Exact Analytical Solutions of the Dunkl-Schr\"odinger Equation for the Deng-Fan Potential

TL;DR

This paper derives exact solutions for the Dunkl-Schrödinger equation with the Deng-Fan potential, revealing how the Dunkl parameter influences energy levels and system symmetry, and demonstrating the formalism's applicability to parity-dependent quantum effects.

Contribution

It provides the first exact analytical solutions for the Dunkl-Schrödinger equation with the Deng-Fan potential using the Nikiforov-Uvarov method, highlighting the role of the Dunkl parameter in quantum topology.

Findings

Energy eigenvalues increase monotonically with the Dunkl parameter μ.

Dunkl reflection parameter μ breaks spatial symmetry and introduces parity-dependent effects.

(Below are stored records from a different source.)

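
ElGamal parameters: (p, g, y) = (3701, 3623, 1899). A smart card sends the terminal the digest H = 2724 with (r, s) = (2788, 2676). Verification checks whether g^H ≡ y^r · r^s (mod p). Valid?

Left side g^H mod p:
3623^2 = 13126129 ≡ 2383
3623^4 ≡ 2383^2 = 5678689 ≡ 1355
3623^8 ≡ 1355^2 = 1836025 ≡ 329
3623^16 ≡ 329^2 = 108241 ≡ 912
3623^32 ≡ 912^2 = 831744 ≡ 2720
3623^64 ≡ 2720^2 = 7398400 ≡ 101
3623^128 ≡ 101^2 = 10201 ≡ 2799
3623^256 ≡ 2799^2 = 7834401 ≡ 3085
3623^512 ≡ 3085^2 = 9517225 ≡ 1954
3623^1024 ≡ 1954^2 = 3818116 ≡ 2385
3623^2048 ≡ 2385^2 = 5688225 ≡ 3489
2724 = 2048 + 512 + 128 + 32 + 4, so 3623^2724 ≡ 3489·1954·2799·2720·1355 ≡ 2041 (mod 3701)
Right side y^r · r^s mod p:
1899^2 = 3606201 ≡ 1427
1899^4 ≡ 1427^2 = 2036329 ≡ 779
1899^8 ≡ 779^2 = 606841 ≡ 3578
1899^16 ≡ 3578^2 = 12802084 ≡ 325
1899^32 ≡ 325^2 = 105625 ≡ 1997
1899^64 ≡ 1997^2 = 3988009 ≡ 2032
1899^128 ≡ 2032^2 = 4129024 ≡ 2409
1899^256 ≡ 2409^2 = 5803281 ≡ 113
1899^512 ≡ 113^2 = 12769 ≡ 1666
1899^1024 ≡ 1666^2 = 2775556 ≡ 3507
1899^2048 ≡ 3507^2 = 12299049 ≡ 626
2788 = 2048 + 512 + 128 + 64 + 32 + 4, so 1899^2788 ≡ 626·1666·2409·2032·1997·779 ≡ 3182 (mod 3701)
2788^2 = 7772944 ≡ 844
2788^4 ≡ 844^2 = 712336 ≡ 1744
2788^8 ≡ 1744^2 = 3041536 ≡ 3015
2788^16 ≡ 3015^2 = 9090225 ≡ 569
2788^32 ≡ 569^2 = 323761 ≡ 1774
2788^64 ≡ 1774^2 = 3147076 ≡ 1226
2788^128 ≡ 1226^2 = 1503076 ≡ 470
2788^256 ≡ 470^2 = 220900 ≡ 2541
2788^512 ≡ 2541^2 = 6456681 ≡ 2137
2788^1024 ≡ 2137^2 = 4566769 ≡ 3436
2788^2048 ≡ 3436^2 = 11806096 ≡ 3607
2676 = 2048 + 512 + 64 + 32 + 16 + 4, so 2788^2676 ≡ 3607·2137·1226·1774·569·1744 ≡ 2877 (mod 3701)
3182·2877 = 9154614 ≡ 2041 (mod 3701)
2041 ≡ 2041 (mod 3701), so the signature is genuine.

yes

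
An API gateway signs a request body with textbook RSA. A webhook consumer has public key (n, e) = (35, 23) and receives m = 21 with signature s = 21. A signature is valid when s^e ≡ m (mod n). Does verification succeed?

passes

s^23 mod 35 = 21
Since 21 equals the digest 21, verification succeeds.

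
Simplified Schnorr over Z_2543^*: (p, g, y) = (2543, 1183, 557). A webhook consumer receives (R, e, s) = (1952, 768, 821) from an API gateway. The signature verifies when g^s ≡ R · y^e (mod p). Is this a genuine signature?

forged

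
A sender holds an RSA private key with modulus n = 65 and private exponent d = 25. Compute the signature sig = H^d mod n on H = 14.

14

H^2 ≡ 14^2 = 196 ≡ 1
H^4 ≡ 1^2 = 1
H^8 ≡ 1^2 = 1
H^16 ≡ 1^2 = 1
25 = 16 + 8 + 1, so H^25 ≡ 1·1·14 ≡ 14 (mod 65)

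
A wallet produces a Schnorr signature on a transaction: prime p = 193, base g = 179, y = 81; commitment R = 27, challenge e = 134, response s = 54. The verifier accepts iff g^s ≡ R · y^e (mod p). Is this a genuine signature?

g^s mod p:
179^2 = 32041 ≡ 3
179^4 ≡ 3^2 = 9
179^8 ≡ 9^2 = 81
179^16 ≡ 81^2 = 6561 ≡ 192
179^32 ≡ 192^2 = 36864 ≡ 1
54 = 32 + 16 + 4 + 2, so 179^54 ≡ 1·192·9·3 ≡ 166 (mod 193)
R · y^e mod p:
81^2 = 6561 ≡ 192
81^4 ≡ 192^2 = 36864 ≡ 1
81^8 ≡ 1^2 = 1
81^16 ≡ 1^2 = 1
81^32 ≡ 1^2 = 1
81^64 ≡ 1^2 = 1
81^128 ≡ 1^2 = 1
134 = 128 + 4 + 2, so 81^134 ≡ 1·1·192 ≡ 192 (mod 193)
27·192 = 5184 ≡ 166 (mod 193)
166 ≡ 166 (mod 193); signature holds.

genuine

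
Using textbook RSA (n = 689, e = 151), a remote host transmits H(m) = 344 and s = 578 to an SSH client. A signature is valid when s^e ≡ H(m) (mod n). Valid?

no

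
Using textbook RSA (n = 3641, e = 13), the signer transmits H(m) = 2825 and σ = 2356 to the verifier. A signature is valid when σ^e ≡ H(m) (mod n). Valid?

σ^13 mod 3641 = 1592
σ^13 mod 3641 = 1592, but H(m) = 2825.

no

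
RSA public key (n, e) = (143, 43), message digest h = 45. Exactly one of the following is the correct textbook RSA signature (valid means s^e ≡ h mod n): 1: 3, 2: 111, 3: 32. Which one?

2

Candidate 1: Squares mod 143: 3^1≡3, 3^2≡9, 3^4≡81, 3^8≡126, 3^16≡3, 3^32≡9; 43 = 32 + 8 + 2 + 1, so 3^43 ≡ 9·126·9·3 ≡ 16 (mod 143)
Candidate 2: Squares mod 143: 111^1≡111, 111^2≡23, 111^4≡100, 111^8≡133, 111^16≡100, 111^32≡133; 43 = 32 + 8 + 2 + 1, so 111^43 ≡ 133·133·23·111 ≡ 45 (mod 143)
  → matches h = 45
Candidate 3: Squares mod 143: 32^1≡32, 32^2≡23, 32^4≡100, 32^8≡133, 32^16≡100, 32^32≡133; 43 = 32 + 8 + 2 + 1, so 32^43 ≡ 133·133·23·32 ≡ 98 (mod 143)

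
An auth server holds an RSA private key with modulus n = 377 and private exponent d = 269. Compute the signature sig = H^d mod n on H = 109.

5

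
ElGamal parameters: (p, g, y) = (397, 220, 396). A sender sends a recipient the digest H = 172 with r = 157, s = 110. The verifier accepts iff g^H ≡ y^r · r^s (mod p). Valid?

yes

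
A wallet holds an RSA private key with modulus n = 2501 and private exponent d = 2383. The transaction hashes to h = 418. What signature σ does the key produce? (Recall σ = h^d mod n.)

430

h^2383 mod 2501 = 430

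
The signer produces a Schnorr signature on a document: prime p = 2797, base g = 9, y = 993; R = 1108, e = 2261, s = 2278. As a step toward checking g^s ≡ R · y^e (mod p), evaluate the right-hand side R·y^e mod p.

993^2 = 986049 ≡ 1505
993^4 ≡ 1505^2 = 2265025 ≡ 2252
993^8 ≡ 2252^2 = 5071504 ≡ 543
993^16 ≡ 543^2 = 294849 ≡ 1164
993^32 ≡ 1164^2 = 1354896 ≡ 1148
993^64 ≡ 1148^2 = 1317904 ≡ 517
993^128 ≡ 517^2 = 267289 ≡ 1574
993^256 ≡ 1574^2 = 2477476 ≡ 2131
993^512 ≡ 2131^2 = 4541161 ≡ 1630
993^1024 ≡ 1630^2 = 2656900 ≡ 2547
993^2048 ≡ 2547^2 = 6487209 ≡ 966
2261 = 2048 + 128 + 64 + 16 + 4 + 1, so 993^2261 ≡ 966·1574·517·1164·2252·993 ≡ 1296 (mod 2797)
R · y^e ≡ 1108·1296 = 1435968 ≡ 1107 (mod 2797)

1107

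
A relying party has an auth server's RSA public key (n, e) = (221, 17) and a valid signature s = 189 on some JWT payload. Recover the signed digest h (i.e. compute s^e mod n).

206

s^2 ≡ 189^2 = 35721 ≡ 140
s^4 ≡ 140^2 = 19600 ≡ 152
s^8 ≡ 152^2 = 23104 ≡ 120
s^16 ≡ 120^2 = 14400 ≡ 35
17 = 16 + 1, so s^17 ≡ 35·189 ≡ 206 (mod 221)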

Results recover standard quantum mechanics as μ approaches zero.

Abstract

We present exact analytical solutions for the radial Dunkl-Schr\"odinger equation (DSE) confined by the Deng-Fan molecular potential. By employing the Pekeris approximation to resolve the centrifugal singularity and applying the parametric Nikiforov-Uvarov method, we derive closed-form expressions for the energy eigenspectrum and the corresponding radial wavefunctions expressed in terms of Jacobi polynomials. Our investigation reveals that the Dunkl reflection parameter $\mu$ fundamentally alters the system's topology by breaking spatial symmetry and introducing a parity-dependent repulsive force. Numerical analysis demonstrates a monotonic increase in energy eigenvalues with increasing $\mu$, confirming an effective "hard core" behavior at the origin. The results are shown to be consistent with standard quantum mechanics in the limit $\mu \to 0$. This study establishes the Dunkl formalism as a robust tool for modeling quantum systems characterized by parity-dependent exclusion effects and strong short-range correlations.